Journal de La Rochelle (6)
Miroirs n°3 de Christian Petzold
Les amateurs de la petite musique petzoldienne en conviendront sans doute, pour la majorité d'entre eux. Miroirs N°3 n'est pas le meilleur film du cinéaste allemand. Mais il n'est pas décevant non plus, dès lors que l'on a pris l'habitude d'attendre avec impatience ses récits épurés, qui en disent et en montrent peu mais qui utilisent des détails a priori insignifiants (les caprices d'un lave-vaisselle) pour évoquer la difficulté de communiquer et de s'aimer. Oui, c'est un film sur le deuil, avec deux histoires en miroir, évidemment, mais c'est bien davantage, un voyage tranquille dans les ressorts de l'âme humaine, avec ses mystères, sans une recherche absolue de l'émotion, celle-ci venant comme par effraction, avec une bienveillance du film pour ses différents personnages, tous plus ou moins touchés par les aléas de la vie.
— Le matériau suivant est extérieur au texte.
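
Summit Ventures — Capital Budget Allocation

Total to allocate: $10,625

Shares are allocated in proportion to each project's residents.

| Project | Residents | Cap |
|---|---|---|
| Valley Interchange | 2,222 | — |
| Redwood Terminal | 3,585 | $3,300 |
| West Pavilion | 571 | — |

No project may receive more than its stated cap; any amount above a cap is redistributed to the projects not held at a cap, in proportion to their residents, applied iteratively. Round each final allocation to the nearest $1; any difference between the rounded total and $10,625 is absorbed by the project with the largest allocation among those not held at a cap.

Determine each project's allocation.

Sum of residents: 6,378.
Unconstrained shares: Valley Interchange 3,701.59; Redwood Terminal 5,972.19; West Pavilion 951.22.
Cap binds for Redwood Terminal ($3,300); residual $7,325 reallocated over remaining residents 2,793.
Shares after redistribution: Valley Interchange 5,827.48 → $5,827; West Pavilion 1,497.52 → $1,498.

Valley Interchange: $5,827 · Redwood Terminal: $3,300 · West Pavilion: $1,498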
On ressort de là avec plein de points d'interrogation sur la suite de l'intrigue et on est heureux d'avoir passé près de 90 minutes avec la merveilleuse Paula Beer. Ne pas négliger non plus l'humour sous-jacent de plusieurs scènes, qui confinent presque au burlesque, avec chutes et défaillances mécaniques. Et puis il y a ce romanesque qui ne se pare pas de couleurs chatoyantes mais s'insinue dans des moments d'échanges, de regards ou de silences. A bien y réfléchir, Miroirs n°3 n'est pas un film aussi anodin qu'il y paraît et en plus, il fait du bien.
Sirât d'Oliver Laxe
Après les étincelles de Viendra le feu, son précédent long métrage, l'attente était grande devant Sirât, avec une expérience sensorielle ultime espérée. C'est bien là que se situe la surprise (et la déception) du film, dans son incapacité à nous embarquer dans un véritable trip dans le désert, même avec une musique de rave plutôt excitante en fond sonore. Quel dommage que les personnages manquent autant de profondeur et que, soudainement, les péripéties s'enchaînent, inutilement cruelles, d'ailleurs, dans un pile ou face censé être explosif mais qui ne peut être considéré comme autrement que gratuit. L'objet radical promis n'est vraiment pas au rendez-vous et l'on se contentera d'une sort de mix aléatoire entre Enter the Void et Le salaire de la peur, soit une aventure qui ne manque pas de sable mais certainement de sel. Attention, l'ennui ne plane pas au-dessus de Sirât, qui se suit sans déplaisir aucun car le sud marocain est éblouissant et Oliver Laxe sait parfaitement le filmer, quand il délaisse les corps en transe dans des scènes déjà vues mille fois. Ce bon Sergi López est lui relativement neutre, dans un film que l'on nous promettait extrême et féroce. Ce qu'il n'est pas vraiment, cheminant vers on ne sait quel horizon, et finissant presque par s’ auto-détruire. C'est peut-être ce que l'on appelle prêcher dans le désert.
Kika de Alexe Poukine
Alexe Poukine vient du documentaire et cela se voit, assez souvent pour le meilleur, dans son premier long métrage de fiction, Kika, qui n'a bien sûr rien à voir avec l’œuvre éponyme d'un certain cinéaste espagnol. Durant plus de la moitié du film, la réalisatrice nous enchante avec le portrait d'une assistante sociale dévouée qui va devoir encaisser les coups du destin, sans que le récit ne perde de sa fraîcheur ni de son humour toujours bien placé. Dans la deuxième partie de Kika, l'aspect documentaire tend cependant à s'imposer, au détriment du "romanesque", en explorant le monde trouble du BDSM, certes montré sans excès de voyeurisme mais sur un mode un peu répétitif. Le portrait de femme, si juste et palpitant auparavant, se dilue alors dans une succession de vignettes qui ne font pas dérailler le film mais l'orientent dans une autre direction, pas forcément celle qu'on attendait. Reste un métrage globalement attachant, entre réalisme pur et dur et pittoresque jamais malaisant, porté une actrice d'exception, Manon Clavel, dont la découverte d'un univers nouveau se fait avec un mélange de candeur, d'étonnement et de détermination, qui permet à tout un chacun, de s'identifier à elle, avec le recul et la bienveillance nécessaires, devant des pratiques qui sont, pour la majorité d'entre nous, peu familières. Ou quand le social est en souffrance, dans l'acception multiple du terme.